Worf started to be used more and part of that was also because “the character had already started to be popular,” said Dorn. “There’s seven actors, so every show is not going to be about you. But they discovered Worf was a fun character because he was so clueless. And he wasn’t trying to be funny, but that made him funny. And he was the kind of macho guy on the set, because he was always in battles. He was always beaming down as security. He was on the bridge, he was down in engineering, he was all over the place. And I thought that was very cool. So it changed the focus, but he was already becoming a part an integral part of the crew when she left. And then when she left, he really became part of that crew.”
As much as Dorn liked the action scenes for his character, one of the Worf’s flaws was more compelling to him. “The acting challenge that I adored was the idea that he was really a terrible father,” said Dorn. “He was really bad. Not because he was mean, but he just didn’t get it. He just didn’t know how to how to make it work. That to me was a great challenge.
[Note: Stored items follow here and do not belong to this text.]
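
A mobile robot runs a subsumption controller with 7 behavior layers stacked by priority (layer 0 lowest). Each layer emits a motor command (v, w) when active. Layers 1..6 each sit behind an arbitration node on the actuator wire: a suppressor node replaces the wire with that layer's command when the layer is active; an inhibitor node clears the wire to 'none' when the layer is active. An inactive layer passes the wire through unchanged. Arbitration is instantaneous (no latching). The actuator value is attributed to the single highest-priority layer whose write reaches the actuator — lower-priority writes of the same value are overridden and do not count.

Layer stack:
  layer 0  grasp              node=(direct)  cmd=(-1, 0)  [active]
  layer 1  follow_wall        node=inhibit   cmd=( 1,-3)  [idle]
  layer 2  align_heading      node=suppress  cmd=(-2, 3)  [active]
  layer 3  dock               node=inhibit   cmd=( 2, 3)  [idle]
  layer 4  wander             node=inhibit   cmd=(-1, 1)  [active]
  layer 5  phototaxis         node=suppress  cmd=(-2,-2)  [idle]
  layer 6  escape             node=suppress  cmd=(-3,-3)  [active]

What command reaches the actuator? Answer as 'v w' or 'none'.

L0 grasp: active, feeds wire = (-1, 0)
L1 follow_wall: idle → wire stays (-1, 0)
L2 align_heading: active, suppressor → wire = (-2, 3)
L3 dock: idle → wire stays (-2, 3)
L4 wander: active, inhibitor → wire = none
L5 phototaxis: idle → wire stays none
L6 escape: active, suppressor → wire = (-3, -3)
actuator = (-3, -3)

-3 -3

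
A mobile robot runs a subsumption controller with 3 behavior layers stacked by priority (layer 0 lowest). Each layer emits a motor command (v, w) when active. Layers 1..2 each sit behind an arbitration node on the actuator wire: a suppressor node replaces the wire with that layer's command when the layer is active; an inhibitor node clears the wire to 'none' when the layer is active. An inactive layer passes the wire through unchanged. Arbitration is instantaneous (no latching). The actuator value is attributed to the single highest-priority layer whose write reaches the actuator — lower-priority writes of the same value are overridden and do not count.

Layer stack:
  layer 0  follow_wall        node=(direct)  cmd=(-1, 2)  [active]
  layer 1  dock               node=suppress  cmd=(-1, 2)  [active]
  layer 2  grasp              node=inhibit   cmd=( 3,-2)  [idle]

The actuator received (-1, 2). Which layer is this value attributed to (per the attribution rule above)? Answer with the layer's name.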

And luckily, they picked up on all of that and wrote some really fantastic stuff for the character, and on into Deep Space Nine.”
Dorn was brought on to Deep Space Nine as Worf to try to improve the ratings of the show. Some of the actors who had been there for years were not thrilled that a new character was brought on for that reason. But Dorn says that there was no tension that he could feel toward himself. “One great thing about all of those actors is that their focus is the roles and the show,” he said. “If they do have a thing that they’re offended by, they didn’t let it show. They didn’t let it affect the work.
“And I understood. We had [Diana Muldaur] come on to play the doctor for the second season of TNG. And there was a little bit of tension on our show, and I definitely wanted the actors not to let that get in the way because it’s not Diana’s fault. It’s not like she lobbied to take over.
“So I understood how they felt. And I understood that my job was to go there and do the best job I can. And if people had those feelings and if it was going to be difficult, then I would fight through it. I would do the best I can and go home. I hate to say it, but I’m a Black man in America, so I could do this standing on my head. But I’d say six months into the job, they realized that I wasn’t there to take over or for it to become ‘The Worf Show’. I was there to help. If it meant that they would get seven years instead of three, then I think that they went, ‘Well, what are we complaining about?’ But I definitely understand their feelings.
Dorn’s latest role is in Agent Revelation, a science film that will be released on demand this weekend.